OverviewProjects
Explore

Yaman Music Audio Classification System

Fullstack Developer•Nov 2024 - Jan 2025
FlaskPythonNext.jsReactTypescriptTailwind CSSShadcn UI
RepositoryLive

AI for Cultural Preservation

Traditional music is a vital part of Yemen's cultural identity, but much of it remains undocumented and unorganized. Manual classification is slow and requires expert knowledge.

This project was built to solve this. It is an automated tool that uses Deep Learning to listen to audio files and categorize them into three distinct regional styles: Adeni, Hadrami, and Lahji.

Architecture

This project required a seamless handshake between a modern JavaScript frontend and a powerful Python backend. I architected a Monorepo setup to handle both concurrently.

  • Frontend - A clean, responsive interface for users to upload .mp3 files and view results.

  • Backend - A robust API that receives the audio, processes it, and serves the Deep Learning model.

  • The Engine - A Convolutional Neural Network (CNN) trained to recognize audio patterns.

The Engineering Challenge

From Audio to Image (Preprocessing)

Machines cannot hear music, but they can see it.

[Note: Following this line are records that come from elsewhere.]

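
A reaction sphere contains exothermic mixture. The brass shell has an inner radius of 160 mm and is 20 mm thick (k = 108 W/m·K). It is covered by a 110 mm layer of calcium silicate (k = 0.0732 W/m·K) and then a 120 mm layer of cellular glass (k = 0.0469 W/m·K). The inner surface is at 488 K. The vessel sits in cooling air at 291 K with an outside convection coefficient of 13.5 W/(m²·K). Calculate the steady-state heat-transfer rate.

Q ≈ 48.8 W

Radial (spherical) resistances in series:
R_brass shell = (1/0.16 − 1/0.18)/(4π×108) = 5.117×10^-4 K/W
R_calcium silicate = (1/0.18 − 1/0.29)/(4π×0.0732) = 2.291 K/W
R_cellular glass = (1/0.29 − 1/0.41)/(4π×0.0469) = 1.712 K/W
R_outer film = 1/(h·4πr_o²) = 1/(13.5×4π×0.41²) = 0.03507 K/W
R_total = 4.039 K/W
Q = ΔT/R_total = 197/4.039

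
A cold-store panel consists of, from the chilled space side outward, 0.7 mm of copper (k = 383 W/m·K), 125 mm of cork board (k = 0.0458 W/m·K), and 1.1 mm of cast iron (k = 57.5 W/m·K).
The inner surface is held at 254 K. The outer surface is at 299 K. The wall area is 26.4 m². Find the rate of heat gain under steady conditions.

Series thermal resistances:
R_copper = L/(kA) = 0.0007/(383×26.4) = 6.923×10^-8 K/W
R_cork board = L/(kA) = 0.125/(0.0458×26.4) = 0.1034 K/W
R_cast iron = L/(kA) = 0.0011/(57.5×26.4) = 7.246×10^-7 K/W
R_total = 0.1034 K/W
Q = ΔT / R_total = 45 / 0.1034

Q ≈ 435 W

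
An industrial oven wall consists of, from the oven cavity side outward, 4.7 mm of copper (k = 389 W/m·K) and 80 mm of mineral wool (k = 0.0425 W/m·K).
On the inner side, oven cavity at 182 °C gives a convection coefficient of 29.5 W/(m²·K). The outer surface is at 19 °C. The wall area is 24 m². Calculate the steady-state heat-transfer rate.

Q ≈ 2040 W

Treating each layer as a thermal resistance in series:
R_inner film = 1/(h_i·A) = 1/(29.5×24) = 0.001412 K/W
R_copper = L/(kA) = 0.0047/(389×24) = 5.034×10^-7 K/W
R_mineral wool = L/(kA) = 0.08/(0.0425×24) = 0.07843 K/W
R_total = 0.07984 K/W
Q = ΔT / R_total = 163 / 0.07984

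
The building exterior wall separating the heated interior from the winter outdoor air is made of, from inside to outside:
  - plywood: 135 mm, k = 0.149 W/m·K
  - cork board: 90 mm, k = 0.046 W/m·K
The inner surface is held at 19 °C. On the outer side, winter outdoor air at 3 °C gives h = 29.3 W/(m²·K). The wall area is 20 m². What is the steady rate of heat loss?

Q ≈ 110 W

Model the wall as resistances in series:
R_plywood = L/(kA) = 0.135/(0.149×20) = 0.0453 K/W
R_cork board = L/(kA) = 0.09/(0.046×20) = 0.09783 K/W
R_outer film = 1/(h_o·A) = 1/(29.3×20) = 0.001706 K/W
R_total = 0.1448 K/W
Q = ΔT / R_total = 16 / 0.1448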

The core of our system relies on converting raw audio waves into Mel-Spectrograms, visual representations of sound frequencies over time.

We built the Python pipeline that:

  1. Accepts the user's uploaded file.

  2. Normalizes the audio duration.

  3. Generates the Spectrogram image.

  4. Feeds it into the CNN model for prediction.

Improving Accuracy (60% → 93%)

Initially, our model struggled with a 60% accuracy rate due to a small dataset. Working closely with my teammate (who focused on the model architecture), we implemented Data Augmentation techniques. By adding noise, changing pitch, and stretching time in our training data, we made the model robust against poor recording quality.

This iterative tuning pushed our final accuracy to 93.84%.

User Experience

While the backend was complex, I ensured the frontend remained simple. Users don't need to know about Spectrograms or CNNs. They simply upload a song and get an instant result.

  • Model Serving - I learned that serving an AI model requires different considerations than a standard CRUD API, specifically regarding request timeouts and processing power.

  • Cross-Language Integration - Bridging Next.js (JS) and Flask (Python) taught me how to design efficient APIs that handle file streams effectively.

  • Cultural Impact - It proved that modern technology can be a powerful tool for archiving and preserving traditional art forms.